Todos os
anos o ano começa assim, com o dia internacional da paz: muita paz, muito amor,
muita esperança, este ano houve até quem desejasse menos terrorismo. Os
governantes e até os que os governam fazem discursos bonitos, prometem que
agora é que vai ser, mais justiça, mais igualdade, mais trabalho pela paz,
enfim uma vida nova e redentora.
Amanhã, como
sabemos, tudo está na mesma, provavelmente um pouco pior.
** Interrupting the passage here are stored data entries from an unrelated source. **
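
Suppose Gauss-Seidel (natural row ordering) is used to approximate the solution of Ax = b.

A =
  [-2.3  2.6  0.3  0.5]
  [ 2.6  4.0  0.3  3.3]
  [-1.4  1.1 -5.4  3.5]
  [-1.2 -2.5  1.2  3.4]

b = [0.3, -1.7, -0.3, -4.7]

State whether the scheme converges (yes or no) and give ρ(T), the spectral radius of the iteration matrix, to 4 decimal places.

yes, ρ = 0.8899

Write A = D+L+U with D = diag(-2.3, 4, -5.4, 3.4).
Gauss-Seidel: T = -(D+L)⁻¹U, row 0 first, T[0,2] = -(0.3)/(-2.3) = +0.1304; later rows by forward substitution.
  T[0,:] = [+0.0000 +1.1304 +0.1304 +0.2174]
  T[1,:] = [+0.0000 -0.7348 -0.1598 -0.9663]
  T[2,:] = [+0.0000 -0.4428 -0.0664 +0.3949]
  T[3,:] = [+0.0000 +0.0150 -0.0480 -0.7732]
eigenvalue magnitudes: 0.8899, 0.6510, 0.0335, 0.0000.
spectral radius ρ = 0.8899; 0.8899 < 1, so it converges for any x₀.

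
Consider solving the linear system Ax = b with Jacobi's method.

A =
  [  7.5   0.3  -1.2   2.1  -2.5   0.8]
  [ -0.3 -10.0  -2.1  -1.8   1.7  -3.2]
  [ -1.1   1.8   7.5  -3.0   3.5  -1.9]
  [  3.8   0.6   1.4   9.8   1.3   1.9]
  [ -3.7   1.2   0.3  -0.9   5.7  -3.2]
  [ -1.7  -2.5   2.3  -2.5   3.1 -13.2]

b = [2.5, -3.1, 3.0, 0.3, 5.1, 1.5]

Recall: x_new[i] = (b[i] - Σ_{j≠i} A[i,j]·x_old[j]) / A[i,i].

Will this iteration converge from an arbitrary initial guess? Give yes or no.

Diagonal D = diag(7.5, -10, 7.5, 9.8, 5.7, -13.2); L, U strict lower/upper.
Jacobi T = -D⁻¹(L+U): T[5,0] = -(-1.7)/(-13.2) = -0.1288; T[5,5] = 0.
  T[0,:] = [+0.0000, -0.0400, +0.1600, -0.2800, +0.3333, -0.1067]
  T[1,:] = [-0.0300, +0.0000, -0.2100, -0.1800, +0.1700, -0.3200]
  T[2,:] = [+0.1467, -0.2400, +0.0000, +0.4000, -0.4667, +0.2533]
  T[3,:] = [-0.3878, -0.0612, -0.1429, +0.0000, -0.1327, -0.1939]
  T[4,:] = [+0.6491, -0.2105, -0.0526, +0.1579, +0.0000, +0.5614]
  T[5,:] = [-0.1288, -0.1894, +0.1742, -0.1894, +0.2348, +0.0000]
|roots of det(T-λI)|: 0.8551, 0.5772, 0.5772, 0.2482, 0.0997, 0.0355.
ρ = 0.8551; 0.8551 < 1, so it converges for any x₀.

yes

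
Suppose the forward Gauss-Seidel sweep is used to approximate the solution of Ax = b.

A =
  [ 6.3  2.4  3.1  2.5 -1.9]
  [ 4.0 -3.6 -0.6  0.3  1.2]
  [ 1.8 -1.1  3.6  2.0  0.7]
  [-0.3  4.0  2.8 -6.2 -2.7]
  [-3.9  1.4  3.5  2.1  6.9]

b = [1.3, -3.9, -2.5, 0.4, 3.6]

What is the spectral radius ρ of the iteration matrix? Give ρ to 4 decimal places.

0.9066

A = D + L + U where D = diag(6.3, -3.6, 3.6, -6.2, 6.9).
GS T = -(D+L)⁻¹U: row 0 first, T[0,3] = -(2.5)/(6.3) = -0.3968; later rows by forward substitution.
  T[0,:] = [+0.0000  -0.3810  -0.4921  -0.3968  +0.3016]
  T[1,:] = [+0.0000  -0.4233  -0.7134  -0.3576  +0.6684]
  T[2,:] = [+0.0000  +0.0611  +0.0280  -0.4664  -0.1410]
  T[3,:] = [+0.0000  -0.2270  -0.4238  -0.4221  -0.0825]
  T[4,:] = [+0.0000  -0.0914  -0.0186  +0.2133  +0.1315]
moduli |λ_i(T)| = 0.9066, 0.2766, 0.2766, 0.1252, 0.0000.
spectral radius ρ = 0.9066; 0.9066 < 1 ⇒ converges.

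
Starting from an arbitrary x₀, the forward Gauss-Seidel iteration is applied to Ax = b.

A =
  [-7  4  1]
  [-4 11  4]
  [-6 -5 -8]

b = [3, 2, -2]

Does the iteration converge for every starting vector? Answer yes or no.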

As mesmas guerras e
mais algumas, a via-sacra dos refugiados a fugir do martírio e a esbarrar nas
barreiras e cercas que os esmagam, direitos sociais e humanos dos cidadãos e
das famílias em degradação contínua, as esperanças concretizadas representando
uma ínfima parcela das malfeitorias cometidas.
O Papa fala,
apela, e as suas mensagens entram por um ouvido e saem pelo outro não apenas
dos malvados dos senhores da guerra, sabendo nós muito bem que estes não são
apenas os bandidos armados que combatem pelas suas quintas, pelas suas regiões,
pelo leilão dos bens que a natureza colocou na sua zona de influência, mas
são-no também, e com acrescidas responsabilidades, os generais e chefes
políticos da NATO e outras natos, que hipocritamente fazem da invocação de
defender a arte de matar e a destreza de conquistar.
O ano novo
começou igualzinho ao ano velho porque por muito bem-intencionados que todos
sejamos, incluindo, nestas horas, todos os senhores da guerra, não é fazendo votos
a cada uma de uma dúzia de passas engolidas, mudando de calendário e de agenda
que o mundo se despovoa da cáfila de malfeitores que o destroem ora
governando-o, ora apropriando-se em privado dos bens que são de todos, ora
organizando as pessoas em exércitos e rebanhos ao serviço de interesses que não
dizem respeito a cada individualidade que os compõe, ora poluindo-o enquanto
asseguram que o irão despoluir com resultados que poderão talvez ser observados
a partir de 2050, quem viver verá.
Acreditar
que cada novo ano é capaz de trazer a paz é o mesmo que passar a vida inteira à
espera de um milagre sabendo que milagres não existem, a não ser os que forem
obra de cada um de nós. E se for juntando forças, ideias e convicções, tanto melhor.
Isso não acontecerá num dia em que mudar o ano ou num dia internacional de
qualquer coisa, mas sim quando finalmente existirem as forças e condições para
nos vermos livres dos famosos donos disto tudo. Impossível? Impossíveis são os
milagres: isto podemos tentar. É a escolha entre o milagre e a vida, entre a
espera inútil e a acção capaz de produzir efeitos, até quando menos se espera.